Direct Future Prediction

Actions space: Discrete

References: Learning to Act by Predicting the Future

Network Structure

../../../_images/dfp.png

Algorithm Description

Choosing an action

  1. The current states (observations and measurements) and the corresponding goal vector are passed as an input to the network. The output of the network is the predicted future measurements for time-steps \(t+1,t+2,t+4,t+8,t+16\) and \(t+32\) for each possible action.

  2. For each action, the measurements of each predicted time-step are multiplied by the goal vector, and the result is a single vector of future values for each action.

  3. Then, a weighted sum of the future values of each action is calculated, and the result is a single value for each action.

  4. The action values are passed to the exploration policy to decide on the action to use.

Training the network

Given a batch of transitions, run them through the network to get the current predictions of the future measurements per action, and set them as the initial targets for training the network. For each transition \((s_t,a_t,r_t,s_{t+1} )\) in the batch, the target of the network for the action that was taken, is the actual measurements that were seen in time-steps \(t+1,t+2,t+4,t+8,t+16\) and \(t+32\). For the actions that were not taken, the targets are the current values.

class rl_coach.agents.dfp_agent.DFPAlgorithmParameters[source]
Parameters
  • num_predicted_steps_ahead – (int) Number of future steps to predict measurements for. The future steps won’t be sequential, but rather jump in multiples of 2. For example, if num_predicted_steps_ahead = 3, then the steps will be: t+1, t+2, t+4. The predicted steps will be [t + 2**i for i in range(num_predicted_steps_ahead)]

  • goal_vector – (List[float]) The goal vector will weight each of the measurements to form an optimization goal. The vector should have the same length as the number of measurements, and it will be vector multiplied by the measurements. Positive values correspond to trying to maximize the particular measurement, and negative values correspond to trying to minimize the particular measurement.

  • future_measurements_weights – (List[float]) The future_measurements_weights weight the contribution of each of the predicted timesteps to the optimization goal.
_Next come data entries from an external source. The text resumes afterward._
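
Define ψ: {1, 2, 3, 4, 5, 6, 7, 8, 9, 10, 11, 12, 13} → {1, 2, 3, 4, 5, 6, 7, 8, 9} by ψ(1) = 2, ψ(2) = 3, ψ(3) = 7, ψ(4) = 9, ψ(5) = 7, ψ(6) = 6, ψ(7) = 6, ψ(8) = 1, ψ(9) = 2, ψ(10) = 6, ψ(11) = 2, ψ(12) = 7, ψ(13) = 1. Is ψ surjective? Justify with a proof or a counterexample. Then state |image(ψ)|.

No element maps to 4, so ψ is not surjective.
The image of ψ is {1, 2, 3, 6, 7, 9}, which has 6 elements.

6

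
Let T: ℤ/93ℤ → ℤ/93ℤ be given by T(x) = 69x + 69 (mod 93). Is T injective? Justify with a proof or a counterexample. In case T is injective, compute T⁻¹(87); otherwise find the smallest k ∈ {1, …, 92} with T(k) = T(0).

31

We have gcd(69, 93) = 3 > 1. Taking u = 0 and v = 31: T(0) = 69 and T(31) = 69·31 + 69 = 2208 ≡ 69 (mod 93).
So T(0) = T(31) while 0 ≠ 31, therefore T is not injective.
Since T is not injective, we find the least positive k with T(k) = T(0): this means 69k ≡ 0 (mod 93), i.e. 93 ∣ 69k. Since gcd(69, 93) = 3, dividing through by 3 this holds exactly when 31 ∣ 23k, and as gcd(23, 31) = 1, exactly when 31 ∣ k.
The smallest positive such k is 31.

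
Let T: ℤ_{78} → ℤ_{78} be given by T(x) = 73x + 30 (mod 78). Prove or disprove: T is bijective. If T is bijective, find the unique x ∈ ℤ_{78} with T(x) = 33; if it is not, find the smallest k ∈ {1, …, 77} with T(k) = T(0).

15

By definition, T is injective if T(s) = T(t) implies s = t.
If T(s) = T(t), then 73s ≡ 73t (mod 78). Because gcd(73, 78) = 1, we may cancel 73 to get s ≡ t (mod 78).
We now compute 73⁻¹ mod 78 explicitly. Euclid's algorithm: 78 = 1·73 + 5, 73 = 14·5 + 3, 5 = 1·3 + 2, 3 = 1·2 + 1; back-substituting gives 1 = 31·73 − 29·78, so 73⁻¹ ≡ 31 (mod 78).
Then y ↦ 31(y − 30) is a two-sided inverse to T, so every y ∈ ℤ_{78} has a preimage.
Therefore T is bijective.
Since T is bijective, we compute T⁻¹(33): solve 73x + 30 ≡ 33 (mod 78), i.e. 73x ≡ 3 (mod 78).
Multiplying by 73⁻¹ = 31 gives x ≡ 31·3 = 93 = 1·78 + 15 ≡ 15 (mod 78).
Check: T(15) = 73·15 + 30 = 1125 = 14·78 + 33 ≡ 33 (mod 78).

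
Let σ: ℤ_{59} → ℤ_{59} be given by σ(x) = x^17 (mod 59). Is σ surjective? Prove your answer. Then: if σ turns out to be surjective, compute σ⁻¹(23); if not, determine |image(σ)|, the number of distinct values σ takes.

54

Since 59 is prime, the nonzero elements of ℤ_{59} form a cyclic group of order 58.
As gcd(17, 58) = 1, raising to the 17th power is a bijection on this group: if a^17 ≡ b^17 then (ab^{−1})^17 = 1, and the only element of order dividing gcd(17, 58) = 1 is 1, so a = b.
With σ(0) = 0 this makes σ injective on all of ℤ_{59}, hence bijective (finite equal-size domain and codomain). In particular σ is surjective.
Since σ is surjective, we find the preimage of 23. The inverse of x ↦ x^17 on (ℤ_{59})^× is x ↦ x^41, because 17·41 = 697 = 12·58 + 1 ≡ 1 (mod 58) and x^{58} = 1 for x ≠ 0 (Fermat). So σ⁻¹(23) = 23^41 mod 59.
Repeated squaring mod 59: 23^1 ≡ 23, 23^2 ≡ 23² = 529 ≡ 57, 23^4 ≡ 57² = 3249 ≡ 4, 23^8 ≡ 4² = 16, 23^16 ≡ 16² = 256 ≡ 20, 23^32 ≡ 20² = 400 ≡ 46. Since 41 = 32 + 8 + 1, 23^41 ≡ 46·16·23: 46·16 = 736 ≡ 28, then 28·23 = 644 ≡ 54. So 23^41 ≡ 54 (mod 59).
Hence σ⁻¹(23) = 54.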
For example, if there are 6 steps predicted ahead, and a future_measurements_weights vector with 3 values, then only the 3 last timesteps will be taken into account, according to the weights in the future_measurements_weights vector.

  • use_accumulated_reward_as_measurement – (bool) If set to True, the accumulated reward from the beginning of the episode will be added as a measurement to the measurements vector in the state. This van be useful in environments where the given measurements don’t include enough information for the particular goal the agent should achieve.

  • handling_targets_after_episode_end – (HandlingTargetsAfterEpisodeEnd) Dictates how to handle measurements that are outside the episode length.

  • scale_measurements_targets – (Dict[str, float]) Allows rescaling the values of each of the measurements available. This van be useful when the measurements have a different scale and you want to normalize them to the same scale.